On est donc condamné à donner aux héros sympathiques des caractéristiques sympathiques d'aujourd'hui, sinon le lecteur fait erreur sur le personnage.
(…)
* Le socialement correct
- Jusqu'à des temps très récents, le handicap suscitait moquerie et insultes. Aujourd’hui, un personnage qui persiflerait à ce sujet serait classé dans les odieux. 
(…)
- Dans un roman policier, le noir ou le maghrébin ne peuvent pas être coupables du vol ou du crime, sauf dans un monde où ils sont entre eux. C'est aussi une forme de racisme, finalement.
(…)
 
 
Ces interdits sont probablement plus nombreux et forts dans le roman jeunesse…
Bien entendu. Rien que pour la langue, le secteur jeunesse est terriblement coincé dès qu'il s'agit de roman historique. Difficile d'adopter la même décontraction - la même "vérité", en fait - que dans un roman au sujet contemporain sans entendre des grincements de dents. En revanche, Cavanna peut se permettre sans problème d’écrire “Les Fosses carolines” dans un langage très actuel. On traduit dans Aristophane “Quelle face blême de pauvre type !” et on admet que c'est l'équivalent de la phrase grecque.
Et puis, les personnages doivent répondre à des critères moraux de notre temps, pas du leur. (…)
- Comment parler de la chasse aux loups (voire de la chasse tout court) sans rendre les personnages antipathiques ?
- Les mœurs, n’en parlons pas. Elles sont très liées à une époque. Chez les grecs, relations pédophiles élèves-maîtres étaient la norme. Dans un monastère, la vie doit être "monacale" - ce qui n'était pas le cas au Moyen-Age, les moeurs y étant souvent très peu austères - ou alors il faut créer un personnage qui s’en offusque, pour rétablir les valeurs.
(…)











loup 
  Donc, il faut arriver à concilier l'époque dans laquelle on vit et celle où se déroule le roman...
Et ce n'est pas facile. Dites d'une femme "Elle était très pieuse", personne ne percevra que vous décrirez une qualité et non une simple caractéritique
(…)
Quand vous lisez "ils étaient nus" (cf. l'histoire des bourgeois de Calais), traduisez qu'ils étaient en chemise : une tenue indécente.
(…)
 bourgecalais
 
Vous êtes donc obligée d'expliquer beaucoup de choses dans le texte.

Déjà, il faudrait savoir ce que le lecteur ne percevra pas - et cela varie suivant les individus et les générations.
Ensuite,
comment l'expliquer de manière naturelle, puisqu'il ne viendrait pas à l'idée au héros de le faire ?  (…)
 
  Est-il arrivé qu'on vous conteste sur la vérité historique ?

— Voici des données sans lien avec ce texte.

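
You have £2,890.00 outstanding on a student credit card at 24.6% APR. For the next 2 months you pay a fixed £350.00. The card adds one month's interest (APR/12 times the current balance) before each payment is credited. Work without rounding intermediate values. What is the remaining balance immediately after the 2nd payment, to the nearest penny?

Monthly rate r = 24.6%/12 = 2.05% = 0.0205.
Each month: B ← B·(1+r) − £350.00.
Month 1: interest £59.25; balance after payment £2,599.24.
Month 2: interest £53.28; balance after payment £2,302.53.

£2,302.53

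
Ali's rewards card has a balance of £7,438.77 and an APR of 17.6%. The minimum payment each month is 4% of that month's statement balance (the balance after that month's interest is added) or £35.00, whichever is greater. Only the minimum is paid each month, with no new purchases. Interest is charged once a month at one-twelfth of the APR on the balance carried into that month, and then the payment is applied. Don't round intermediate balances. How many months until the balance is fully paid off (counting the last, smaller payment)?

113 months

Monthly rate r = 17.6%/12 = 1.46667% = 0.0146667.
While 4% of the post-interest balance exceeds £35.00, each month B ← (B·(1+r))·(1 − 0.04), i.e. B shrinks by the factor (1+r)·0.96 = 0.97408.
This holds for months 1–83. Entering month 84 the balance is £841.11; 4% of the post-interest balance is now below £35.00, so the flat £35.00 minimum applies from here.
From month 84 a fixed £35.00 at rate r clears £841.11 in 30 more payments. Total: 83 + 30 = 113 months.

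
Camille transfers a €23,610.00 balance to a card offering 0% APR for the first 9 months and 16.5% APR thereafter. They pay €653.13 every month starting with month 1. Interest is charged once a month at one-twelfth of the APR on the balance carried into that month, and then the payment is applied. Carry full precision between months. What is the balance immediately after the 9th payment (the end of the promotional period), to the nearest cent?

€17,731.83

Promo months 1–9 at r₀ = 0%/12 = 0; months 10+ at r₁ = 16.5%/12 = 0.01375.
After month 9 (no interest yet): B = €23,610.00 − 9·€653.13 = €17,731.83.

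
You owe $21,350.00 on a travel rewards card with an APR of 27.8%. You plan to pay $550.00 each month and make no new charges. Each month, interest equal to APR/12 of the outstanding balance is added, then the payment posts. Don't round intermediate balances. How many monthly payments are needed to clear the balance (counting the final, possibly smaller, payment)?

Monthly rate r = 27.8%/12 = 2.31667% = 0.0231667.
Recurrence: B ← B·(1+r) − $550.00.
Month 1: interest $494.61; balance after payment $21,294.61.
Month 2: interest $493.33; balance after payment $21,237.93.
Closed form: n = −ln(1 − rB₀/P)/ln(1+r) = −ln(0.10071)/ln(1.02317) ≈ 100.229, so the balance reaches zero during payment 101.

101 payments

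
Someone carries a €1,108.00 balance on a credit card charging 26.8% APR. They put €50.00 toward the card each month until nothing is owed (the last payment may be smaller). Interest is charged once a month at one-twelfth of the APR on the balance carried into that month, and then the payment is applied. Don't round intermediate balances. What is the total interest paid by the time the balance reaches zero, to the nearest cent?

€438.18

Monthly rate r = 26.8%/12 = 2.23333% = 0.0223333.
Payoff takes n = ⌈−ln(1 − rB₀/P)/ln(1+r)⌉ = ⌈30.923⌉ = 31 payments; the last is €46.18.
Total paid = 30·€50.00 + €46.18 = €1,546.18.
Total interest = total paid − principal = €1,546.18 − €1,108.00 = €438.18.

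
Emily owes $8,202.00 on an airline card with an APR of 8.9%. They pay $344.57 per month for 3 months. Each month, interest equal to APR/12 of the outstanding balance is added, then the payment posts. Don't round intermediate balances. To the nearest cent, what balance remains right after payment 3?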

Pour les historiens, c'est arrivé une seule fois - dans une critique excellente par ailleurs. L'un d'eux a signalé que j'ai utilisé, dans un roman se déroulant à la préhistoire, "savane" au lieu de "steppe". Et il avait raison. On n'est jamais à l'abri d'une étourderie.
D'autres historiens m'ont avoué avoir acheté un de mes romans en se préparant avec délectation à y trouver des énormités… et en avoir été pour leurs frais.
(…)
 
carolus  Et les lecteurs ?
Curieusement, ils sont plus contestataires. Et le plus étonnant, c'est qu'ils se basent pour cela sur de vagues souvenirs d'école, le plus souvent en confondant les époques - ou en prenant pour une vérité une simple impression (…)
 
 
Alors, ce n'est pas facile d'écrire un roman historique…
C'est passionnant, mais je n'ai pas fini de m'arracher les cheveux.